For convenience we also offer a mode to work without an upstream ``xtb`` dependency, this can be quite handy if you also want to work on the ``xtb`` API itself or want to create a failsafe package that cannot break due to ABI or API incompatibilities.

.. note::

It is highly recommend to make yourself familiar with building ``xtb`` first.

For this approach we follow the same scheme as with the normal extension build.
You will need the following packages installed

.. code::
cffi
numpy
meson # build only
Additionally you will need a development version of Python, for the Python headers, a Fortran and a C compiler (GCC 7 or newer or Intel 17 or newer) and a linear algebra backend (providing LAPACK and BLAS API).

We closely follow the approach from before, but we change the configuration of the extension build to

.. code::
meson setup build --prefix=$PWD --libdir=xtb --default-library=static
ninja -C build install
Depending on how you acquired the project mesons wrap-tool will first need to download the ``xtb`` source code.
Instead of dynamically depending on ``xtb`` the complete project will be build and included as a whole into the CFFI extension module, making your ``xtb-python`` effectively independent of ``xtb``.
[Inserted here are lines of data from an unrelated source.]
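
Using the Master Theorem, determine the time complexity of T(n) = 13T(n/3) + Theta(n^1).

Master Theorem for T(n) = 13T(n/3) + O(n^1):

a = 13, b = 3, c = 1
log_b(a) = log_3(13) = 2.3347

Case 1: c = 1 < log_3(13) = 2.3347
T(n) = O(n^(log_3 13))

For T(n) = 13T(n/3) + O(n^1): log_3(13) = 2.3347. This is Case 1 of the Master Theorem (c < log_b(a), work dominated by leaves), giving O(n^(log_3 13)).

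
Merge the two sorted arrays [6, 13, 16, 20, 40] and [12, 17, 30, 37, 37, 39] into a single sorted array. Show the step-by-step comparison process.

Merging process:

Compare 6 vs 12: take 6 from left. Merged: [6]
Compare 13 vs 12: take 12 from right. Merged: [6, 12]
Compare 13 vs 17: take 13 from left. Merged: [6, 12, 13]
Compare 16 vs 17: take 16 from left. Merged: [6, 12, 13, 16]
Compare 20 vs 17: take 17 from right. Merged: [6, 12, 13, 16, 17]
Compare 20 vs 30: take 20 from left. Merged: [6, 12, 13, 16, 17, 20]
Compare 40 vs 30: take 30 from right. Merged: [6, 12, 13, 16, 17, 20, 30]
Compare 40 vs 37: take 37 from right. Merged: [6, 12, 13, 16, 17, 20, 30, 37]
Compare 40 vs 37: take 37 from right. Merged: [6, 12, 13, 16, 17, 20, 30, 37, 37]
Compare 40 vs 39: take 39 from right. Merged: [6, 12, 13, 16, 17, 20, 30, 37, 37, 39]
Append remaining from left: [40]. Merged: [6, 12, 13, 16, 17, 20, 30, 37, 37, 39, 40]

Final merged array: [6, 12, 13, 16, 17, 20, 30, 37, 37, 39, 40]
Total comparisons: 10

The merged array is [6, 12, 13, 16, 17, 20, 30, 37, 37, 39, 40], requiring 10 comparisons. The merge step runs in O(n) time where n is the total number of elements.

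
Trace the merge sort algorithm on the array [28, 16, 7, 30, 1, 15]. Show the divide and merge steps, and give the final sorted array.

Merge sort trace:

Split: [28, 16, 7, 30, 1, 15] -> [28, 16, 7] and [30, 1, 15]
  Split: [28, 16, 7] -> [28] and [16, 7]
    Split: [16, 7] -> [16] and [7]
    Merge: [16] + [7] -> [7, 16]
  Merge: [28] + [7, 16] -> [7, 16, 28]
  Split: [30, 1, 15] -> [30] and [1, 15]
    Split: [1, 15] -> [1] and [15]
    Merge: [1] + [15] -> [1, 15]
  Merge: [30] + [1, 15] -> [1, 15, 30]
Merge: [7, 16, 28] + [1, 15, 30] -> [1, 7, 15, 16, 28, 30]

Final sorted array: [1, 7, 15, 16, 28, 30]

The merge sort proceeds by recursively splitting the array and merging sorted halves.
After all merges, the sorted array is [1, 7, 15, 16, 28, 30].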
You can pass the ``-Dopenmp=<bool>`` and ``-Dla_backend=<netlib|openblas|mkl>`` in the configuration step to configure the ``xtb`` build.
To change the compiler used export them in the environment variables ``CC`` and ``FC``.

.. tip::

For more information on the build with meson, follow the guide in the ``xtb`` repository `here <https://github.com/grimme-lab/xtb/blob/master/meson/README.adoc>`_.

From here you can proceed with :ref:`devel-install`.